Devlin played three or four practice matches, then in the night series in Adelaide, and further afield against West Coast at Subiaco. "Then I got the flick, and that was basically the year for me." Having played on a flank, changing on the ball, he found himself shunted to the back-pocket in the seconds — footy's last chance saloon. His competition for a midfield berth included Couch, Hocking, Mark Bairstow, Andrew Bews. "I was going to find it pretty hard to get in there."

"Toby" Bairstow was good to him, Hocking too, but relationships were largely at arm's length. "There's still competitiveness there, you don't want to give up your spot to some upstart who doesn't know what he's on about."

His first and lasting memory of Gary Ablett was a practice match at Deakin University, playing in the forward line and leading, then leading again, after Ablett had marked more than 60 metres from goal. "I was thinking, 'I might get a pass here', but he didn't even look at me. I thought, 'Who's this bloke'?" A post-high goal was all he needed to know.

He enjoyed training, not least seeing the great man doing "things other people wouldn't even try". But the structure and rigidity challenged his instincts. "It got to the stage where I didn't want to go for the footy because I thought, 'I'm going to make mistakes here, I'm going to end up on the pine (bench) again'."

Midway through his second season, coach Malcolm Blight called him in. Devlin reckons it was probably only the second or third conversation they'd had. "Where are we at?" Blight asked, telling him they'd had high expectations; what could they do to help them be realised?

He asked for a more familiar role up the ground, and for three weeks was on a wing and in the best players. Gellie told him he was close to a senior call-up. He was in the squad of 24 one week and back in the back-pocket in the twos the next. "I knew my footy at Geelong was all but over."

As much as he was shattered — "a 20-year-old kid who'd been crushed and thrown out with the garbage" — a massive weight was lifted. "You feel like you've let down all these people — your family and friends who've got massive expectations of you. But there was also a, 'Thank Christ'."

He holds no grudges, conceding that, given the jewels he had at his disposal, Blight "didn't have to worry about developing someone like me". Lists were 52 players' deep, stretching towards 60 with supplementaries.

"It wasn't like he couldn't find another six-foot midfielder, they were a dime a dozen."
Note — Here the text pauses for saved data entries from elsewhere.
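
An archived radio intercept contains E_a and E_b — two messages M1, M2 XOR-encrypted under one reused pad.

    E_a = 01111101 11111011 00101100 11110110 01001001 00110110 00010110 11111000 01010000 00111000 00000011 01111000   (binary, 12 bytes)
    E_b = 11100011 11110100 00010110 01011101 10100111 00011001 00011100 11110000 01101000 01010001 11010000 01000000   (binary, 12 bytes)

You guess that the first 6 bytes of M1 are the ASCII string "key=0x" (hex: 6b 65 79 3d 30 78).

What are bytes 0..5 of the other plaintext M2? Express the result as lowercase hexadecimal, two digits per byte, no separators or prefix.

f56a4396de57

First, E_a ⊕ E_b = (M1 ⊕ K) ⊕ (M2 ⊕ K) = M1 ⊕ M2, so the key drops out. Then M2 = (M1 ⊕ M2) ⊕ M1 over the first 6 bytes.
byte 0: (7d XOR e3) XOR 6b = 9e XOR 6b = f5
byte 1: (fb XOR f4) XOR 65 = 0f XOR 65 = 6a
byte 2: (2c XOR 16) XOR 79 = 3a XOR 79 = 43
byte 3: (f6 XOR 5d) XOR 3d = ab XOR 3d = 96
byte 4: (49 XOR a7) XOR 30 = ee XOR 30 = de
byte 5: (36 XOR 19) XOR 78 = 2f XOR 78 = 57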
Devlin became a "footy bum", pursued by clubs in the bush and across the border. He had an injury-addled season with Norwood, and when a promised job never materialised moved home-ish to Warracknabeal, winning the league best and fairest in 1995.

Then the phone rang again, and Hawthorn invited him down to train. He was wary, but took a fortnight off work, headed to town and found his feet itched as soon as they touched the Glenferrie turf. "I was probably ready to play league footy by then."

But Peter Knights was sacked as coach, the recruiting staff followed him out the door, "and it all fizzled out".

At 23 he was coaching Donald, and later Horsham Saints. His big-league experience taught him what not to do. "I didn't like berating, and I didn't see how it encouraged players to be players. As much as you've got to have discipline as part of a group, it is a game, and you've got to enjoy it."

Watching kids develop gave him great satisfaction, and made up for not fulfilling an ambition to coach a premiership; Devlin's teams lost "four or five" grand finals, one by a point, another by two.

He's done with coaching, happily busy with work and kids, but is still going around. He's been in the North Footscray midfield the past two seasons, although one day this year the full-forward was crook and Devlin filled in. He had 10 to three-quarter-time, and finished with 18.

He used to wonder, what if the ball had bounced this way instead of that? "I might have made it, played 20 games, and that would have been the end of me anyway. Or you can be James Hird, drafted at 79 the same year, and be a superstar."

On draft day, Devlin reckons the number beside your name has no bearing on where you'll end up. "Whether you're drafted first or you're drafted last, once you're there you've got the same chance as the next bloke."